All production should have to bear the true cost of the product and that includes whatever is required to deal with the results of that production. If we have a problem with plastic bottles then plastic bottle production should bear the cost. That increased burden to the producer will result in research and development of new products and processes that will eliminate that burden and decrease costs to the consumer.
The increased availability of natural gas has rendered coal an undesirable if not obsolete fuel. The science that supports human-influenced climate change is nearing the undeniable, and for many it is already there. What will be the costs of droughts inundations and floods? The costs of basic sustenance will rise, and poverty and want will increase. The fact is that natural gas, while cleaner to use, still has its environmental hurdles to overcome.
The given reason that these politicians and their corporate sponsors have alleged a "war on coal" is to secure jobs for the residents of the coalfields. That is an enormous load of horse hockey. The reason is to secure profits and the massive contributions to campaigns that the industry makes. If our leaders had dealt with the obvious, we would not be in this position now.

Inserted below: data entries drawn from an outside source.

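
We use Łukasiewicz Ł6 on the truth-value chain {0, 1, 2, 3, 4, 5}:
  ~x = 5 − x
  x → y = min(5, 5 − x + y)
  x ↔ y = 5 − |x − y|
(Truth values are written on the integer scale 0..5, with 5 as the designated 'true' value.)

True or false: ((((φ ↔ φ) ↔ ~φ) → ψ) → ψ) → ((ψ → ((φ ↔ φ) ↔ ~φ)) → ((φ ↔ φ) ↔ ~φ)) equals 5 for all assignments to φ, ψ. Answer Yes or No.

At φ = 1, ψ = 4, for instance:
φ ↔ φ = 1 ↔ 1 = 5
~φ = ~1 = 4
(φ ↔ φ) ↔ ~φ = 5 ↔ 4 = 4
((φ ↔ φ) ↔ ~φ) → ψ = 4 → 4 = 5
(((φ ↔ φ) ↔ ~φ) → ψ) → ψ = 5 → 4 = 4
ψ → ((φ ↔ φ) ↔ ~φ) = 4 → 4 = 5
(ψ → ((φ ↔ φ) ↔ ~φ)) → ((φ ↔ φ) ↔ ~φ) = 5 → 4 = 4
((((φ ↔ φ) ↔ ~φ) → ψ) → ψ) → ((ψ → ((φ ↔ φ) ↔ ~φ)) → ((φ ↔ φ) ↔ ~φ)) = 4 → 4 = 5
and checking the remaining 35 assignments likewise gives ≥ 5 in every case.

Yes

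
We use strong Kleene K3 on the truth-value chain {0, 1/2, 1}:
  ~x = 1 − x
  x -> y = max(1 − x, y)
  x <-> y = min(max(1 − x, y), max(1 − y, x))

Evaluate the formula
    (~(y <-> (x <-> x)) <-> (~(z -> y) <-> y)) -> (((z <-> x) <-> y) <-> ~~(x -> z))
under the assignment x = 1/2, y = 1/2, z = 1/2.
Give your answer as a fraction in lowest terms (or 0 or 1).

1/2

x <-> x = 1/2 <-> 1/2 = 1/2
y <-> (x <-> x) = 1/2 <-> 1/2 = 1/2
~(y <-> (x <-> x)) = ~1/2 = 1/2
z -> y = 1/2 -> 1/2 = 1/2
~(z -> y) = ~1/2 = 1/2
~(z -> y) <-> y = 1/2 <-> 1/2 = 1/2
~(y <-> (x <-> x)) <-> (~(z -> y) <-> y) = 1/2 <-> 1/2 = 1/2
z <-> x = 1/2 <-> 1/2 = 1/2
(z <-> x) <-> y = 1/2 <-> 1/2 = 1/2
x -> z = 1/2 -> 1/2 = 1/2
~(x -> z) = ~1/2 = 1/2
~~(x -> z) = ~1/2 = 1/2
((z <-> x) <-> y) <-> ~~(x -> z) = 1/2 <-> 1/2 = 1/2
(~(y <-> (x <-> x)) <-> (~(z -> y) <-> y)) -> (((z <-> x) <-> y) <-> ~~(x -> z)) = 1/2 -> 1/2 = 1/2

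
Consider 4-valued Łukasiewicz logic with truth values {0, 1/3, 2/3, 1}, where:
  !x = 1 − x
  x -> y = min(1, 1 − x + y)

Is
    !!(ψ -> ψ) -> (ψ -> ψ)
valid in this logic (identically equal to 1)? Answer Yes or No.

Yes

ψ = 0 ↦ 1
ψ = 1/3 ↦ 1
ψ = 2/3 ↦ 1
ψ = 1 ↦ 1
Every assignment gives a value ≥ 1.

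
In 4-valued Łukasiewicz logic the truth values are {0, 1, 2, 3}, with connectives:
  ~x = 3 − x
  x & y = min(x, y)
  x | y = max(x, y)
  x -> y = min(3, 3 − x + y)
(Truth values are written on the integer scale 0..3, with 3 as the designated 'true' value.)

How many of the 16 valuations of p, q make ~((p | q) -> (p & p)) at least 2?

3

p = 0, q = 0 ↦ 0  <
p = 0, q = 1 ↦ 1  <
p = 0, q = 2 ↦ 2  ≥
p = 0, q = 3 ↦ 3  ≥
p = 1, q = 0 ↦ 0  <
p = 1, q = 1 ↦ 0  <
p = 1, q = 2 ↦ 1  <
p = 1, q = 3 ↦ 2  ≥
p = 2, q = 0 ↦ 0  <
p = 2, q = 1 ↦ 0  <
p = 2, q = 2 ↦ 0  <
p = 2, q = 3 ↦ 1  <
p = 3, q = 0 ↦ 0  <
p = 3, q = 1 ↦ 0  <
p = 3, q = 2 ↦ 0  <
p = 3, q = 3 ↦ 0  <
So 3 of the 16 assignments meet the threshold.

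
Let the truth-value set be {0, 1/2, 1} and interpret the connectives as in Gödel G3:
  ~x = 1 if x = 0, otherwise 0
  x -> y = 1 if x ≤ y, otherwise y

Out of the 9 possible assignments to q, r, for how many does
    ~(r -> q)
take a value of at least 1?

2

q = 0, r = 0 ↦ 0  <
q = 0, r = 1/2 ↦ 1  ≥
q = 0, r = 1 ↦ 1  ≥
q = 1/2, r = 0 ↦ 0  <
q = 1/2, r = 1/2 ↦ 0  <
q = 1/2, r = 1 ↦ 0  <
q = 1, r = 0 ↦ 0  <
q = 1, r = 1/2 ↦ 0  <
q = 1, r = 1 ↦ 0  <
So 2 of the 9 assignments meet the threshold.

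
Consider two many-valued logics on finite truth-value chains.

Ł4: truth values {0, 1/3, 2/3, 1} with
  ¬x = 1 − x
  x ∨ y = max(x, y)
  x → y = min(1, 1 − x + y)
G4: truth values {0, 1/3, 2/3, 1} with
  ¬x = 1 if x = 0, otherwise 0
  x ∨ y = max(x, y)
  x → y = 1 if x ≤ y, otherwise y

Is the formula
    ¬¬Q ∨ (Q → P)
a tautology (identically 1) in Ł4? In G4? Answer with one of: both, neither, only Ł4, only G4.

only G4

In Ł4: at P = 0, Q = 1/3 the value is 2/3 — not a tautology.
In G4: every assignment gives 1 — tautology.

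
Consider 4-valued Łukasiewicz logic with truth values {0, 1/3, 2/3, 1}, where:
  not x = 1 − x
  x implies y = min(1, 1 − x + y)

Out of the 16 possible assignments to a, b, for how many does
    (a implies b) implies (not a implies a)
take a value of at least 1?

9

a = 0, b = 0 ↦ 0  <
a = 0, b = 1/3 ↦ 0  <
a = 0, b = 2/3 ↦ 0  <
a = 0, b = 1 ↦ 0  <
a = 1/3, b = 0 ↦ 1  ≥
a = 1/3, b = 1/3 ↦ 2/3  <
a = 1/3, b = 2/3 ↦ 2/3  <
a = 1/3, b = 1 ↦ 2/3  <
a = 2/3, b = 0 ↦ 1  ≥
a = 2/3, b = 1/3 ↦ 1  ≥
a = 2/3, b = 2/3 ↦ 1  ≥
a = 2/3, b = 1 ↦ 1  ≥
a = 1, b = 0 ↦ 1  ≥
a = 1, b = 1/3 ↦ 1  ≥
a = 1, b = 2/3 ↦ 1  ≥
a = 1, b = 1 ↦ 1  ≥
So 9 of the 16 assignments meet the threshold.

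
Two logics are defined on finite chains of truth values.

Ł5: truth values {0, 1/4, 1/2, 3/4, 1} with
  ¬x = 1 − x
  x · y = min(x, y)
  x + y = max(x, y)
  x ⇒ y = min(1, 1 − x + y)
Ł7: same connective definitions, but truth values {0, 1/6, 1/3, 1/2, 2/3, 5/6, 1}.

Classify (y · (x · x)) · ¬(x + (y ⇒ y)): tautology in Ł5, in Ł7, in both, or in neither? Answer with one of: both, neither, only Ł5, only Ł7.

neither

In Ł5: at x = 0, y = 0 the value is 0 — not a tautology.
In Ł7: at x = 0, y = 0 the value is 0 — not a tautology.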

For more than a century, robber barons have come into our state and pillaged the wealth of natural resources that Kentucky has been blessed with. The sad story is that Kentucky has not benefited from those industries but is left, in many cases, with little more than a Superfund cleanup site. A strong case can be made that these industries overall have been a net negative for the state. Sure, there have been some relatively high-paying jobs, but the cost of repairing the degradation of these jobs has yet to be counted.